The Employer’s Legal Resource: Employee’s Use of Secret Recordings in ADEA Discrimination Case Backfires

Olivia Housley was 56 years old and had worked at a Boeing manufacturing facility in Wichita, Kansas, for 26 years when the facility was sold to Spirit AeroSystems in 2005. Boeing employees at the facility lost their jobs as a result of the sale, but 85 percent of the 10,000 employees were immediately rehired by Spirit. Housley was not one of them. She sued Spirit under the Age Discrimination in Employment Act (ADEA) alleging that she was not hired because of her age.

In making decisions about whom it was going to rehire after the sale, Spirit relied on Boeing management for recommendations about which employees were most deserving. Boeing’s human resources department developed criteria for management to use to evaluate each employee, including skills, productivity, and teamwork/attitude. Managers were specifically told not to consider retirement eligibility or age in making their recommendations about which employees Spirit should hire. Despite having previously received positive performance reviews, Housley was not recommended for employment with Spirit because she had a lower skill level and “problems teaming” according to her manager (and other managers agreed).

In the meantime, while Housley was still employed by Boeing, she secretly recorded several conversations she had with her managers, co-workers, and human resources personnel. During one such recorded conversation, which occurred one week before Boeing recommended Housley not be hired by Spirit, Housley’s manager (acting as an agent of Spirit at the time) asked her in a private meeting whether she was “old enough” and if she was thinking about retirement.

Housley planned to use this recording at trial to support her ADEA claim and show the company’s age-related bias in not hiring her. But, in what the Tenth Circuit called “an interesting turn of events,” Spirit also wanted to use the audio recordings for its own case, as after-acquired evidence of Housley’s wrongdoing to preclude her from recovering damages. The company argued that even if Housley were able to prove Spirit did not hire her because of her age, she suffered no harm because Spirit would not have hired her regardless if it had known about the secretly-recorded conversations at the time. According to Spirit, the recordings showed that Housley was not a team player and did not have the positive attitude Spirit was looking for in its workforce. Housley disagreed. According to Housley, the recordings were not illegal and did not violate any of the company’s rules so there was no wrongdoing on her part.
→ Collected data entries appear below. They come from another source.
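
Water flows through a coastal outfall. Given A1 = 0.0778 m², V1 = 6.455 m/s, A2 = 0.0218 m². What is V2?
Formula: V_2 = \frac{A_1 V_1}{A_2}
V2 = 0.0778·6.455/0.0218 = 23.04 m/s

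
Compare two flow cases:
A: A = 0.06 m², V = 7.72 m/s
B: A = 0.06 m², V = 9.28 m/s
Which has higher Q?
Q(A) = 463.2 L/s, Q(B) = 556.8 L/s. Answer: B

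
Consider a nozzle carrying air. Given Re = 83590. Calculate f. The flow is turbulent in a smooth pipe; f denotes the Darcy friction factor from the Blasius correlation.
Formula: f = \frac{0.316}{Re^{0.25}}
f = 0.316/83590^0.25 = 0.01858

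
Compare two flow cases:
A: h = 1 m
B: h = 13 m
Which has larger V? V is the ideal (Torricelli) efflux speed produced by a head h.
V(A) = 4.429 m/s, V(B) = 15.97 m/s. Answer: B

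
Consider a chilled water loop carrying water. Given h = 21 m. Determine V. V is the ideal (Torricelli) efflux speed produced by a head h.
Formula: V = \sqrt{2 g h}
V = √(2·9.81·21) = 20.3 m/s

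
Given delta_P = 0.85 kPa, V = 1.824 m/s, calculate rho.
Formula: V = \sqrt{\frac{2 \Delta P}{\rho}}
Substituting knowns: 1.824 = √(2·(0.85·1000)/rho)
Solving for rho: rho = 2·(0.85·1000)/1.824² = 511 kg/m³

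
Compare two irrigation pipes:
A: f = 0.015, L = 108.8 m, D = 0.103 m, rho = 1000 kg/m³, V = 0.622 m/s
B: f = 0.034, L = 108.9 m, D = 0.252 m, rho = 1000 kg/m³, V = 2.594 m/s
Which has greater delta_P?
delta_P(A) = 3.065 kPa, delta_P(B) = 49.43 kPa. Answer: B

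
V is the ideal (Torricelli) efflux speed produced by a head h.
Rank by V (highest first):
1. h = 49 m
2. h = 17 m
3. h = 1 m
Case 1: V = 31.01 m/s
Case 2: V = 18.26 m/s
Case 3: V = 4.429 m/s
Ranking (highest first): 1, 2, 3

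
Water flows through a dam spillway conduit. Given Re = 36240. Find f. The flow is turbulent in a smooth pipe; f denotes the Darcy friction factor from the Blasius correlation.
Formula: f = \frac{0.316}{Re^{0.25}}
f = 0.316/36240^0.25 = 0.0229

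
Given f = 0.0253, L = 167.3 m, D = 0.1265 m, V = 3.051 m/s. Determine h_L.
Formula: h_L = f \frac{L}{D} \frac{V^2}{2g}
h_L = 0.0253·(167.3/0.1265)·3.051²/(2·9.81) = 15.87 m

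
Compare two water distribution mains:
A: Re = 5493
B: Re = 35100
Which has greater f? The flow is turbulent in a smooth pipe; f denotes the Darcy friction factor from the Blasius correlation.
f(A) = 0.03671, f(B) = 0.02309. Answer: A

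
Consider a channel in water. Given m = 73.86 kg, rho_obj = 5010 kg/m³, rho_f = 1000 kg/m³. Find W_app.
Formula: W_{app} = mg\left(1 - \frac{\rho_f}{\rho_{obj}}\right)
W_app = 73.86·9.81·(1 − 1000/5010) = 579.9 N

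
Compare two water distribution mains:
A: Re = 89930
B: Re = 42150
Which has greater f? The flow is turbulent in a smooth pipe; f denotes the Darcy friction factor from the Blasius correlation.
f(A) = 0.01825, f(B) = 0.02205. Answer: B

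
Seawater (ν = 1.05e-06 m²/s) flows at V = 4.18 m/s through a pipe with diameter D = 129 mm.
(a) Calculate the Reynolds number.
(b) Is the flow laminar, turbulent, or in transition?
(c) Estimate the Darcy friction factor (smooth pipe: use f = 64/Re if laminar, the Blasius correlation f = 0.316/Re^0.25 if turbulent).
(a) Re = V·D/ν = 4.18·0.129/1.05e-06 = 513540
(b) Flow regime: turbulent (Re > 4000)
(c) Friction factor: f = 0.316/Re^0.25 = 0.316/513540^0.25 = 0.0118 (Blasius is strictly valid for Re ≲ 1e5; used here as the smooth-pipe estimate the problem specifies)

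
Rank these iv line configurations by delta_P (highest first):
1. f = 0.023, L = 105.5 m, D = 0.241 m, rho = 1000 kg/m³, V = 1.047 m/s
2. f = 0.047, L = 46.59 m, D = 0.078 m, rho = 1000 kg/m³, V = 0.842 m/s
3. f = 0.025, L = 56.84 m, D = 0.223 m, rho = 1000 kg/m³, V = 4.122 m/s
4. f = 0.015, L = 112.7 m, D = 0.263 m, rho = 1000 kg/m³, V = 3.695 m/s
Case 1: delta_P = 5.519 kPa
Case 2: delta_P = 9.952 kPa
Case 3: delta_P = 54.13 kPa
Case 4: delta_P = 43.88 kPa
Ranking (highest first): 3, 4, 2, 1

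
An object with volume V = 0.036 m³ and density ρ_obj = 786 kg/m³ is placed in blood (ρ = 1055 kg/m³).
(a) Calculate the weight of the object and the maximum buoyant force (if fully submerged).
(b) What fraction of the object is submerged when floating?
(a) W=rho_obj*g*V=786*9.81*0.036=277.6 N; F_B(max)=rho*g*V=1055*9.81*0.036=372.6 N
(b) Floating fraction=rho_obj/rho=786/1055=0.745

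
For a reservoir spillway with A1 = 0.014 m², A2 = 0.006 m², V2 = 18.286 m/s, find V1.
Formula: V_2 = \frac{A_1 V_1}{A_2}
Substituting knowns: 18.286 = 0.014·V1/0.006
Solving for V1: V1 = 18.286·0.006/0.014 = 7.837 m/s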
Without a specific ruling on whether Housley’s secret taping of conversations constituted wrongdoing, the recording was used as evidence and played at trial and the jury ultimately found in favor of Spirit. The Tenth Circuit explained that the recordings “turned out to be a double-edged sword” for Housley. She wanted the jury to know about the recordings to support her claim of age discrimination, but “Spirit turned the tables on her” by using them for the company’s own unique purpose to dispute damages. “In the end,” the Tenth Circuit stated, “Housley was obliged to take the bitter with the sweet.” Spirit did not suggest that Housley was not hired because she secretly recorded conversations in the workplace, but merely argued that her doing so was evidence of her lack of teamwork and poor attitude — objective and legitimate criteria for employment with Spirit — which were among the reasons for passing her over in the hir ing process. Housley was likewise allowed to explain to the jury her reasons for the recordings, testify that nothing in the law or the company’s policies prohibited her conduct, and otherwise use the recording for her benefit in supporting her claim. The jury verdict was upheld.